Well, over the period of several months, we sent many emails back and forth, and I learned that he lived in San Francisco and was exactly my age and single. It also turned out that, although he had thousands of skydives, he was not currently jumping. But he answered every question I had about it, and I must say I fell in love with him before I ever heard his voice or saw his face. We made a decision to call each other (in the days when long distance phone calls weren't cheap) and before long we were talking to each other almost every night of the week.
Then it was time for us to send pictures to one another. He sent me some of his writings and a couple pictures of himself from twenty years before, saying he didn't have anything more current. I saw a wild-haired young man wearing a backpack in the wilderness smiling at the camera, and the other he was standing with some other skydivers at a Drop Zone sometime in the distant past. I sent him current pictures of me showing off my skydiving gear before making a skydive. I might have sent him some others, but I don't remember.
We made plans to meet. He would fly from San Francisco to Denver and I'd meet him at the airport and take him back to my apartment in Boulder. We felt like we knew each other well by this time, and the actual physical meeting seemed like an afterthought. I remember standing at the arrival gate at the airport, watching each person leaving the plane, impatiently waiting to see my love depart. Nobody caught my eye, nobody seemed like the man I was waiting for. After everyone had left, I looked around to see why I had missed him. And there he was: a balding slightly overweight man who appeared only faintly like the picture I had in my mind. He looked at me and I looked at him, realizing that reality was taking over my romantic vision.
As we walked through the airport and finally getting in my car, I had recovered enough to realize that this was still the man I loved, and I tried to kiss him once we were inside the car. He recoiled and I didn't understand why. The romantic reunion I imagined was not there, not at all. What I hadn't realized (and I know so well now) is that SG is not someone who rushes into situations without contemplation and caution. I learned much later that the person who approached him in the airport (me) reminded him uncomfortably of his mother, who he didn't much like.
So there we were in my apartment, learning about each other for the entire weekend, and although I wasn't exactly happy about how things had gone, we made some progress towards each other: almost enough for me and overwhelmingly enough for him. We made plans for me to come and visit him in San Francisco. The top picture was taken in his apartment when I first visited, and we walked around the city together and I met some of his friends. That time it was easier, because we knew what to expect from one another.
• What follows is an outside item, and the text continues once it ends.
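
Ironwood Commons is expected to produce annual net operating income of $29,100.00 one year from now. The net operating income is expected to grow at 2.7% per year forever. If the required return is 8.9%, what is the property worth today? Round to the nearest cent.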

One thing led to another, and he decided to give notice at his job and move to Boulder. I was able to get him on my health insurance if we were willing to announce ourselves as a couple, and before too long he packed up his belongings, I flew to San Francisco and we made the several-day-long journey to Boulder. He stayed in my apartment for a short while before finding a place of his own to live. I went back to spending every weekend at the Drop Zone, and he accompanied me as I made skydives with other friends.
Before long he was back in the sky with some borrowed gear, and he and I made many skydives together, both with each other and sometimes with other friends. When my mother died in 1993 and I inherited my share of her estate, I used some of that money to buy him his own gear. And that was the beginning of many years together with skydiving at the core of our relationship. We were married in freefall in 1994 (yes, that is something you can do). I wrote about it here.
And now, neither one of us skydives any more, and we have found a place where we belong, here in the Pacific Northwest, enjoying our sunset years together. I have full, interesting days; as an extrovert married to an introvert we spend much of our time apart, doing what makes us happy, but we always spend some time together every day sharing with one another. He is asleep next to me as I write this as part of my Sunday morning routine. I'll soon get up and start my day and head off to the coffee shop to meet my friends there. When I come home, he'll be up and about, and we'll check in to see what the day has in store for each of us. It's a pretty perfect life for us, and we both cherish each day we have together.
I could never had guessed that life would have taken me here with this wonderful man. It's a good thing I wasn't in charge of making the big choices or I wouldn't be here. We seem to have some pretty active guardian angels who helped make it all happen! I hope that the coming week will be a good one for you, and that we will meet here again next Sunday. Be well until then.